Purpose: The financial burden associated with providing healthcare to patients with pulmonary hypertension (PH) is not well characterized. We sought to quantify three-year healthcare expenditures and determine whether expenditures differed between incident and prevalent PH cases.
Methods: This was a retrospective cohort study involving Kaiser Permanente Colorado (KPCO) patients with a confirmed diagnosis of PH. Included patients were followed from study entry until three years, death or termination of KPCO membership. All expenditures were reported in 2011 US dollars from KPCO perspective.
Results: In total, 157 patients were included: 44 (28%) prevalent and 113 (78%) incident cases. Mean age (prevalent vs. incident cases) was 61 years vs. 67 years and 13.6% vs. 27.4% were men. Mortality was equivalent between prevalent and incident cases (34.1% vs. 25.7%; p=0.291). Significant differences between prevalent and incident cases were noted for median total emergency department (ED) expenditures ($357 vs. $1250; p=0.009) and median total inpatient expenditures ($980 vs. $7,313; p=0.028). Median daily expenditures ($54 vs. $56; p=0.284), median total expenditures ($37,340 vs. $55,073; p=0.284), median pharmacy daily expenditures ($4 vs. $5; p=0.867), median PH specialty medication daily expenditures ($226 vs. $223 among specialty medication users only; p=0.574), and mean days of follow-up (843 vs. 975 days; p=0.331) were equivalent between prevalent and incident cases.

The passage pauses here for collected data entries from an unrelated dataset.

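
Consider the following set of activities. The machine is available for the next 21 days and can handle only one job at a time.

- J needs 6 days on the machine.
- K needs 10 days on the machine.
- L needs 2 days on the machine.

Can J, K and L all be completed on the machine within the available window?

Yes

Running back to back, the jobs need 6 + 10 + 2 = 18 days on the machine.
Since 18 ≤ 21, they fit within the window.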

Conclusion: Healthcare expenditures related to the management of PH represent a substantial financial burden. Significant differences according to prevalent or incident case status appeared to be driven by median ED and inpatient costs; however, PH specialty medication expenditures (for those patients receiving them) represented a significant driver of costs overall. Future efforts should focus on optimizing care for patients with PH to avoid unnecessary harm or waste.